The under $300 segment is about 80% of total sales with the under $200 segment a major part of that 80%.
If you want to increase market share and revenue, don't you think it wise to target those segments?
For the short term, yes. But those largest segments of the dGPU market are the segments that have been steadily declining, probably due to quality iGPU options that are starting to overlap those lowest-end tiers and should be creeping into the midrange tiers over the next 2 years with Zen's APUs.
The only segment that is actually growing within the dGPU market (A market that, overall, is steadily shrinking) is the enthusiast/high end market. This is pretty much owned by nVidia right now because I think the Firepro class cards while great, don't represent a significant enough amount of units in that pro designer segment to make a real dent in the diversity that nVidia offers there.

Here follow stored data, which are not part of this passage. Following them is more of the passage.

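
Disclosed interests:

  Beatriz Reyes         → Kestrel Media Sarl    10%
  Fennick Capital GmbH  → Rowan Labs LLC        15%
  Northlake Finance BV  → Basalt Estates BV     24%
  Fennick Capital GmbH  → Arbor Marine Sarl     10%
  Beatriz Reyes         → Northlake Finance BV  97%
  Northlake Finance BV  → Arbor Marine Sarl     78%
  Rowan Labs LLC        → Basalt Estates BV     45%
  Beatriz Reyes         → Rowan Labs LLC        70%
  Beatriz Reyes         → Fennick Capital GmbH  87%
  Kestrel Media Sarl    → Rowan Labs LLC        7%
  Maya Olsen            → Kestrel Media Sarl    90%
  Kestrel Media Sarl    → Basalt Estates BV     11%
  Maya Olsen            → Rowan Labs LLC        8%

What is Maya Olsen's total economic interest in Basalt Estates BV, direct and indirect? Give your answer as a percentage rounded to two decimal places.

Maya reaches Basalt along 3 paths.
Via Kestrel → Rowan: 90% × 7% × 45% = 2.835%.
Via Rowan: 8% × 45% = 3.6%.
Via Kestrel: 90% × 11% = 9.9%.
Total: 2.835% + 3.6% + 9.9% = 16.335%.
Rounded: 16.34%.

16.34%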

AMD still has very far to climb. THe numbers a few weeks ago about them gaining ~10% in dGPUs is promising, but that is in the largest, yet shrinking segments of the market, on top of those numbers probably being attributed to nVidia simply shipping half the units they shipped compared to the previous quarter. I think to difference is something like AMD shipping an extra 100k units vs nVidia shipping 2-3mill less units than before.

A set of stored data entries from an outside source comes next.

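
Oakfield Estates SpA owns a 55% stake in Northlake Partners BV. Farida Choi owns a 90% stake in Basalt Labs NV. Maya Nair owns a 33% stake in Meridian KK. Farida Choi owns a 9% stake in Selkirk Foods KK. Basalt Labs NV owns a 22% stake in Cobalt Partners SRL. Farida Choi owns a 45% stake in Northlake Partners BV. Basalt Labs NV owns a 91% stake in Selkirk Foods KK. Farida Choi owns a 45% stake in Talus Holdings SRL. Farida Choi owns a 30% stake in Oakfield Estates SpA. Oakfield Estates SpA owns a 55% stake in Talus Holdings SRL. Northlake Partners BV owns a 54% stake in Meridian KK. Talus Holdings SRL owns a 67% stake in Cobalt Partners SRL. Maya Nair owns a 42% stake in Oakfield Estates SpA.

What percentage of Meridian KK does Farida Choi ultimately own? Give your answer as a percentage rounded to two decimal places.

33.21%

Farida reaches Meridian along 2 paths.
Via Oakfield → Northlake: 30% × 55% × 54% = 8.91%.
Via Northlake: 45% × 54% = 24.3%.
Total: 8.91% + 24.3% = 33.21%.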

That's a sobering reality.
This is why Vega is so important. I think there is still time for them to be competitive in that enthusiast class and gain some real market & revenue share and establish a nice chunk out of the only segment that will matter 4-5 years from now--
but Vega has to deliver. I don't think they have any room to maneuver if they can't gain any performance wins or real performance value, but as the nVidia partisans have said over and over again, Vega has to gain margin wins for AMD. Don't expect this to be some $300-350 minimum tier pricing if it is a great card that AMD can establish market share with. They will have to price it higher, and it has to be worth that price, imo. The good thing is that nVIdia has currently given them a ton of wiggle room to undercut and still grab some nice profits....but nVidia will have been there so long by the time Vega approaches that they just need to cut 1070/1080 price by ~$100 each and then toss the 1080ti into the field.